I have been having problems swallowing and even sometimes breathing. Whenever it happens, I can't get in to see the doctor. Then when I have an appointment I seem perfectly fine. What do you suggest?
There are many possible reasons for swallowing and breathing problems. Anything in the neck that can press on the trachea or respiratory airways can bring on these kinds of symptoms. Have you noticed any stiffness in the neck or difficulty moving the head and neck?
Any other symptoms such as choking, new episodes (or increased episodes) of snoring? Any numbness, tingling, or electric shock sensations down the arms? These would all be symptoms to report to your physician even if you are not having the symptoms at the time of your examination.
Perhaps keeping a log of what you notice, when you notice it, and any other observations you think are important will help. This type of record can bring to light a pattern or trend that can offer the physician some diagnostic clues.

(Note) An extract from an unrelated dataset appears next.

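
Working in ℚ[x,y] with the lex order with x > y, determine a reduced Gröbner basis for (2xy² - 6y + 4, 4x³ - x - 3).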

You didn't mention any imaging studies. Have you had an X-ray, CT scan, or MRI? Usually the first step is X-rays as they are the least expensive and often provide helpful information. Your age, sex (male or female), and general health may offer some additional clues.
A recent study from the Netherlands has identified more cases than expected of dysphagia (difficulty swallowing) and airway obstruction (difficulty breathing) from a condition called Diffuse Idiopathic Skeletal Hyperostosis (also known as DISH). Until now, it was believed that DISH was a rare cause of compression of the esophagus and trachea.
With DISH, the ligaments around the spine turn into bone causing pain, stiffness, and loss of motion. Compression on the soft tissues in the neck can produce the kind of symptoms you are describing. Muscle tension, anxiety, tumors, bone spurs, and spondylolisthesis (shift of the vertebrae out of their normal position) are other common causes of the symptoms you describe.
One other approach you may want to consider with this problem is to seek a second opinion. With a little more time and a record of what's happening (your log), a more precise diagnosis may be possible even with symptoms that seem to come and go.